Singer/songwriter Kris Hansen and longtime pal Bob Giusti certainly are no stranger to the local music scene, having played out and hosted scores of gigs and all-star, open-mic jam sessions for more than a dozen years as Kris Hansen's Left Hand Band, a tight-knit jazzy/folky-type trio. Their 08 self-titled debut (at CDbaby.com and iTunes) zigged and zagged across acoustic blues and roots-rock, with Hansen's pen celebrating a second chance at life after the Scituate native battled a near-fatal brain aneurysm on the eve of his 24th birthday, as well as Hansen, drummer Giusti, and bassist/engineer George Dussault all becoming dads during the recording process.
Hansen and Giusti's latest effort (with friend Richard Ribb on bass) is titled Kris Hansen's Left Hand Band Presents The Kollective, and Hansen intends to proudly roll with the Kollective moniker until further notice. "The Kollective is not a set unit but a set core with changing performers" states the website (MySpace.com/KrisHansenMusic), so who knows who or what to expect at upcoming gigs at Spogga's the Spot On Thayer (BYOB!) and the Mews Tavern in Wakefield.
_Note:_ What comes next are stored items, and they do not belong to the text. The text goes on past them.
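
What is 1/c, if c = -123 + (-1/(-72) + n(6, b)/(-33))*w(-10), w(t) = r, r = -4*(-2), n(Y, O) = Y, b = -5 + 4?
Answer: -99/12310 ≈ -0.0080422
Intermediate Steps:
b = -1
r = 8
w(t) = 8
c = -12310/99 (c = -123 + (-1/(-72) + 6/(-33))*8 = -123 + (-1*(-1/72) + 6*(-1/33))*8 = -123 + (1/72 - 2/11)*8 = -123 - 133/792*8 = -123 - 133/99 = -12310/99 ≈ -124.34)
1/c = 1/(-12310/99) = -99/12310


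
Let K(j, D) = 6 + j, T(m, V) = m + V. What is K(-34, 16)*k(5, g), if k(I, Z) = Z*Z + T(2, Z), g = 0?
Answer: -56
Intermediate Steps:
T(m, V) = V + m
k(I, Z) = 2 + Z + Z² (k(I, Z) = Z*Z + (Z + 2) = Z² + (2 + Z) = 2 + Z + Z²)
K(-34, 16)*k(5, g) = (6 - 34)*(2 + 0 + 0²) = -28*(2 + 0 + 0) = -28*2 = -56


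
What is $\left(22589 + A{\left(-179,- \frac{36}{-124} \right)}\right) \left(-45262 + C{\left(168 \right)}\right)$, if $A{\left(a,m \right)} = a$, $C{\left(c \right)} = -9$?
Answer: $-1014523110$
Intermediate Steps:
$\left(22589 + A{\left(-179,- \frac{36}{-124} \right)}\right) \left(-45262 + C{\left(168 \right)}\right) = \left(22589 - 179\right) \left(-45262 - 9\right) = 22410 \left(-45271\right) = -1014523110$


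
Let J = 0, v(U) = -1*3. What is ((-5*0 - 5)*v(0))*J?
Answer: 0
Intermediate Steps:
v(U) = -3
((-5*0 - 5)*v(0))*J = ((-5*0 - 5)*(-3))*0 = ((0 - 5)*(-3))*0 = -5*(-3)*0 = 15*0 = 0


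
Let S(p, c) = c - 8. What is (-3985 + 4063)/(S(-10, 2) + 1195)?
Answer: 78/1189 ≈ 0.065601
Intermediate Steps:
S(p, c) = -8 + c
(-3985 + 4063)/(S(-10, 2) + 1195) = (-3985 + 4063)/((-8 + 2) + 1195) = 78/(-6 + 1195) = 78/1189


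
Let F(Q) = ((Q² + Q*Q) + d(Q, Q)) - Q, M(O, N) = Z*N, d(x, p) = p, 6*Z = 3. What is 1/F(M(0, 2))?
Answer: ½ ≈ 0.50000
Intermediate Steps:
Z = ½ (Z = (⅙)*3 = ½ ≈ 0.50000)
M(O, N) = N/2
F(Q) = 2*Q² (F(Q) = ((Q² + Q*Q) + Q) - Q = ((Q² + Q²) + Q) - Q = (2*Q² + Q) - Q = (Q + 2*Q²) - Q = 2*Q²)
1/F(M(0, 2)) = 1/(2*((½)*2)²) = 1/(2*1²) = 1/(2*1) = 1/2 = ½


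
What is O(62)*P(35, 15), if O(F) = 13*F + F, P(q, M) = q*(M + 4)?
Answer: 577220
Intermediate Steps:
P(q, M) = q*(4 + M)
O(F) = 14*F
O(62)*P(35, 15) = (14*62)*(35*(4 + 15)) = 868*(35*19) = 868*665 = 577220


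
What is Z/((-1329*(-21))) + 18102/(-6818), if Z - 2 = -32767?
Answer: -52042892/13591683 ≈ -3.8290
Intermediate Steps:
Z = -32765 (Z = 2 - 32767 = -32765)
Z/((-1329*(-21))) + 18102/(-6818) = -32765/((-1329*(-21))) + 18102/(-6818) = -32765/27909 + 18102*(-1/6818) = -32765*1/27909 - 1293/487 = -32765/27909 - 1293/487 = -52042892/13591683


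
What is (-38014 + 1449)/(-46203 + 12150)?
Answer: 36565/34053 ≈ 1.0738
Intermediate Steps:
(-38014 + 1449)/(-46203 + 12150) = -36565/(-34053) = -36565*(-1/34053) = 36565/34053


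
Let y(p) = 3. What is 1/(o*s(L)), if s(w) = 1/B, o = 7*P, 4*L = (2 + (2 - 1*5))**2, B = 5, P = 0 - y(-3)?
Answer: -5/21 ≈ -0.23810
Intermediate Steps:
P = -3 (P = 0 - 1*3 = 0 - 3 = -3)
L = 1/4 (L = (2 + (2 - 1*5))**2/4 = (2 + (2 - 5))**2/4 = (2 - 3)**2/4 = (1/4)*(-1)**2 = (1/4)*1 = 1/4 ≈ 0.25000)
o = -21 (o = 7*(-3) = -21)
s(w) = 1/5
1/(o*s(L)) = 1/(-21*1/5) = 1/(-21/5) = -5/21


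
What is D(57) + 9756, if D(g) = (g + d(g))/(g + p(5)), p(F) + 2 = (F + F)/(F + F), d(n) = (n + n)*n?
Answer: 552891/56 ≈ 9873.0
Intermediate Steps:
d(n) = 2*n² (d(n) = (2*n)*n = 2*n²)
p(F) = -1 (p(F) = -2 + (F + F)/(F + F) = -2 + (2*F)/((2*F)) = -2 + (2*F)*(1/(2*F)) = -2 + 1 = -1)
D(g) = (g + 2*g²)/(-1 + g) (D(g) = (g + 2*g²)/(g - 1) = (g + 2*g²)/(-1 + g))
D(57) + 9756 = 57*(1 + 2*57)/(-1 + 57) + 9756 = 57*(1 + 114)/56 + 9756 = 57*(1/56)*115 + 9756 = 6555/56 + 9756 = 552891/56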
Mark Cutler, GROW keyboardist Matt Odabashian, and Big Jon Tierney are just a few of the folks who often lend their talents to the Kollective.
"After playing and recording for this past year, I feel like we're walking forward into something different, something more evolved," Hansen said earlier this week.
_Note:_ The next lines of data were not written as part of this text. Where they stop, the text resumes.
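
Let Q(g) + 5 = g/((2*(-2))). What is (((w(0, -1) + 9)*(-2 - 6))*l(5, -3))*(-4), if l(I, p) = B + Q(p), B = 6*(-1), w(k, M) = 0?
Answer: -2952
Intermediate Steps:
Q(g) = -5 - g/4 (Q(g) = -5 + g/((2*(-2))) = -5 + g/(-4) = -5 - g/4)
B = -6
l(I, p) = -11 - p/4 (l(I, p) = -6 + (-5 - p/4) = -11 - p/4)
(((w(0, -1) + 9)*(-2 - 6))*l(5, -3))*(-4) = (((0 + 9)*(-2 - 6))*(-11 - 1/4*(-3)))*(-4) = ((9*(-8))*(-11 + 3/4))*(-4) = -72*(-41/4)*(-4) = 738*(-4) = -2952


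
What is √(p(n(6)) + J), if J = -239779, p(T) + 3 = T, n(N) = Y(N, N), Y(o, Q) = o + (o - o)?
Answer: 4*I*√14986 ≈ 489.67*I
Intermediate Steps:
Y(o, Q) = o (Y(o, Q) = o + 0 = o)
n(N) = N
p(T) = -3 + T
√(p(n(6)) + J) = √((-3 + 6) - 239779) = √(3 - 239779) = √(-239776) = 4*I*√14986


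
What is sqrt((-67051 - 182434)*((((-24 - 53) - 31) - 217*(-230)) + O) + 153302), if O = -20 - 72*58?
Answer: 2*I*sqrt(2844464902) ≈ 1.0667e+5*I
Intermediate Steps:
O = -4196 (O = -20 - 4176 = -4196)
sqrt((-67051 - 182434)*((((-24 - 53) - 31) - 217*(-230)) + O) + 153302) = sqrt((-67051 - 182434)*((((-24 - 53) - 31) - 217*(-230)) - 4196) + 153302) = sqrt(-249485*(((-77 - 31) + 49910) - 4196) + 153302) = sqrt(-249485*((-108 + 49910) - 4196) + 153302) = sqrt(-249485*(49802 - 4196) + 153302) = sqrt(-249485*45606 + 153302) = sqrt(-11378012910 + 153302) = sqrt(-11377859608) = 2*I*sqrt(2844464902)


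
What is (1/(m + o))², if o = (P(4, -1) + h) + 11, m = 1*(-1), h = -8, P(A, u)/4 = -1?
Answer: ¼ ≈ 0.25000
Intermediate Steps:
P(A, u) = -4 (P(A, u) = 4*(-1) = -4)
m = -1
o = -1 (o = (-4 - 8) + 11 = -12 + 11 = -1)
(1/(m + o))² = (1/(-1 - 1))² = (1/(-2))² = (-½)² = ¼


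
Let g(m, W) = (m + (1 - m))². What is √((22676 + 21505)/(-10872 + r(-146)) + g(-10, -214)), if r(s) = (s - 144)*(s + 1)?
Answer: √2349542902/31178 ≈ 1.5547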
"Bob and I always found it hard to book the band because of other members' schedules, but now we've taken up the attitude that we can play with whomever we want, or even just me and Bob doing the Martin Sexton or White Stripes thing."
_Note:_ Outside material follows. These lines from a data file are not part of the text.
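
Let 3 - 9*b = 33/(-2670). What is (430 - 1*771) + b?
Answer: -2728729/8010 ≈ -340.67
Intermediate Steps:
b = 2681/8010 (b = ⅓ - 11/(3*(-2670)) = ⅓ - 11*(-1)/(3*2670) = ⅓ - ⅑*(-11/890) = ⅓ + 11/8010 = 2681/8010 ≈ 0.33471)
(430 - 1*771) + b = (430 - 1*771) + 2681/8010 = (430 - 771) + 2681/8010 = -341 + 2681/8010 = -2728729/8010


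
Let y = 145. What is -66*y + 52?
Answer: -9518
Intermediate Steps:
-66*y + 52 = -66*145 + 52 = -9570 + 52 = -9518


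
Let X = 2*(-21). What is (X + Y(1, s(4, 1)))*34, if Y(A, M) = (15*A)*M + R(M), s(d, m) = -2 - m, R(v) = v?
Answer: -3060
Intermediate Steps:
Y(A, M) = M + 15*A*M (Y(A, M) = (15*A)*M + M = 15*A*M + M = M + 15*A*M)
X = -42
(X + Y(1, s(4, 1)))*34 = (-42 + (-2 - 1*1)*(1 + 15*1))*34 = (-42 + (-2 - 1)*(1 + 15))*34 = (-42 - 3*16)*34 = (-42 - 48)*34 = -90*34 = -3060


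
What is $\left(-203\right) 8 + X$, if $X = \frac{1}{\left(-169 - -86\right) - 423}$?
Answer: $- \frac{821745}{506} \approx -1624.0$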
"I am an optimist with a pessimist's devotion to optimism" Hansen's bio states, and how can you blame the guy? Now a father of two who dodged death early on and is now renowned as one of the state's finest songwriters — not too shabby.
"Going on child number two raised my stress level while making my heart a bit bigger," Hansen said. "I guess the contrast makes for better songs."
The 10 tracks on The Kollective range from Beatles- and Dylan-inspired numbers to the heavy crush exactly midway through "Wendy Glass Eye" and nimble fretboard work on "September" and "A Retraction," two of the new cuts both are looking forward to playing out live. In the charming two-minute opener, "A Disclaimer," Hansen lands a tongue-in-cheek jab to his sunny outlook: "I know I sound like I might lose it sometimes but/Keep a little bit of sunshine on your face/I know that I might lose it." The sound and content evolves and morphs, often in the course of one song, including the downright pretty "Porphyria," inspired by the Robert Browning poem "Porphyria's Lover," which Hansen found when he was 15.
"I tried to use the classic theme and add a new edge to the music," Hansen recalls. "I'd never done anything like that."
The duo report they are well into work on another disc slated for a "late fall" release, and the freshly-inspired tandem remain intent on crafting new tunes while performing live through the summer.
"I am always trying to teach myself how to play new things or invent some new chord, and out of that desire I am always writing music, and Bob is always writing lyrics," Hansen told me.
After hearing The Kollective debut, one might be stumped as to accurately describe (or pigeonhole) the overall sound. "Just serve the song, not the genre," Giusti declared. Hansen confidently elaborated.
"I can tell you what we're not — we're not a one-trick pony," he said. "We're like a movie without the obvious visual. If the truth had many faces, we'd be Lon Chaney. People who come to our shows will have a window into our lives and feel welcomed as our company," Hansen said.
As for the much-ballyhooed lack of live venues for local acts, veteran drummer Bob Giusti just doesn't see it.
"We don't have any complaints," he said. "You've got to make your own scene. You have to give people something to leave their couch and home theater set-up for."